I guess leaving a window open is a better comparison to leaving a network cable end outside the house.

Either way, I'm imagining someone with a laptop coming to my house, ripping down my camera and plugging the Ethernet cable into their laptop and copying or deleteing all my files/pictures /tax documents whatever.

Everyone always warns people to put a strong password on their WiFi, this is basically the same thing as leaving my WiFi wide open. Just instead of someone sitting in their car in front of my house, they're on top of a ladder at the camera I have on the back corner hidden area of my house.
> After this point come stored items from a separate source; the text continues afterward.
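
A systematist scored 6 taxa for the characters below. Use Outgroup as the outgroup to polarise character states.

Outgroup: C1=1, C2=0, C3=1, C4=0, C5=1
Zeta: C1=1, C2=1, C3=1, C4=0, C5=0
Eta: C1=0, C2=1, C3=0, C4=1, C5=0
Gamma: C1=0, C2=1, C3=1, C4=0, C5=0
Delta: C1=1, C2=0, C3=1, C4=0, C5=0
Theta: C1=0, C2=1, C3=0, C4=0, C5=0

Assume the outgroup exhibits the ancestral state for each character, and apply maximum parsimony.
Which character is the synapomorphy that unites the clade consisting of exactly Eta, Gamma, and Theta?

Character polarity is set by the outgroup: the derived state is whichever differs from the outgroup's state, so for C1, C3, C5 the derived state is '0', and for the remaining characters it is '1'.
C1 (derived state '0') is shared by Eta, Gamma, and Theta — a synapomorphy uniting that clade.
C2: derived state '1' in Eta, Gamma, Theta, and Zeta only — synapomorphy for {Eta, Gamma, Theta, Zeta}.
C3 (derived state '0') is shared by Eta and Theta — a synapomorphy uniting that clade.
C4: derived state '1' in Eta only — an autapomorphy, so it tells us nothing about relationships among taxa.
C5 (derived state '0') is shared by all ingroup taxa — unites the whole ingroup.
Most parsimonious ingroup topology: ((Zeta,((Eta,Theta),Gamma)),Delta).
The clade {Eta, Gamma, Theta} is supported by C1: its derived state '0' occurs in exactly those taxa and in no other taxon (including the outgroup).

C1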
I should have clarified. I'm not worried about them disabling my cameras, I'm worried about someone having direct access to my home network.
 
why can anything on your network delete your pictures/tax documents or whatever w/out a login?

Like I said; what your imaging is never gonna happen.. whats really going to happen is your going to click on a link and get ransomware that encrypts all this data and then charges you alot of money to decrypt it again.. because clearly anything on your network can just wreak havoc too your files and your the biggest security issue on the network.

Unless your targeted by a government agency that scenerio's not going to happen; because the'll be planting evidence to toss you in Gitmo.. if they want to do this; your not gonna stop em w/a lil network security.

If they break into your wifi they can sit in the saftey of their car, or bedroom if its a neighbor and not be standing ontop of a latter with a laptop in there hand running a bunch of hacking tools trying to compromise your data.. if you ever find your self in this situation with an idiot james bond, just shoot the motherfucker.